One aspect of this process worth noting was that it involved congregations (which, of course, includes laymen), bishops, and scholars (many of whom were bishops, too) like Eusebius, Athanasius, Augustine, and before them Justin Martyr, Irenaeus, Tertullian, Origen, and others. I ascribe no particular valor on the one hand or degeneracy on the other to all of these people. Rather, I think they were people with motivations like ours – good and bad. The fact I’m emphasizing is that it was not isolated individuals or even an isolated group who was making these decisions on apostolic authenticity. It all happened in the open, over a long period of time, and it was only near the end that they realized they were producing a book – they had just been looking for things to read in church in the absence of the apostles themselves. And it wasn’t until the 4th century that a codex big enough to hold that book could even be made.

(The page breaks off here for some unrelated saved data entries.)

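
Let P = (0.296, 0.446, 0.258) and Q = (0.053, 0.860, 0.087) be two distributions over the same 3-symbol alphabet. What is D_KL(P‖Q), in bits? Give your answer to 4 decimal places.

D(P‖Q) = Σ p·log₂(p/q).
  0.296·log₂(0.296/0.053) = 0.73453
  0.446·log₂(0.446/0.860) = -0.42249
  0.258·log₂(0.258/0.087) = 0.40462
D(P‖Q) = 0.7167 bits.

0.7167 bits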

As for “self-correcting,” I think that term will work for this loosely-affiliated network of congregations we call the churches of the 1st-5th centuries. But it works not because anyone organized this multi-century social movement to be self-correcting. Rather, because it was mechanically impossible to pull off an empire-wide hoax regarding an individual text’s authorship and because it was socially undesirable for any congregation to be found supporting a forgery, all forgeries were eventually exposed. And there was a big pile of them once the NT table of contents stabilized into the 27 we’ve known ever since.
Much, if not most, of the evidence that proved apostolic authorship to 4th-5th century assemblies is lost to history. Most of what we know now is from the testimony of the first 500 years of Christianity and not from the evidence they had. We can reject their testimony and be ignorant or agnostic about the facts to which they testified, or we can examine their testimony asking if they – that is, hundreds of congregations, bishops, scholars from one end of the Roman Empire to the other – were collectively willing or able to lie or be deceived about the evidence they had.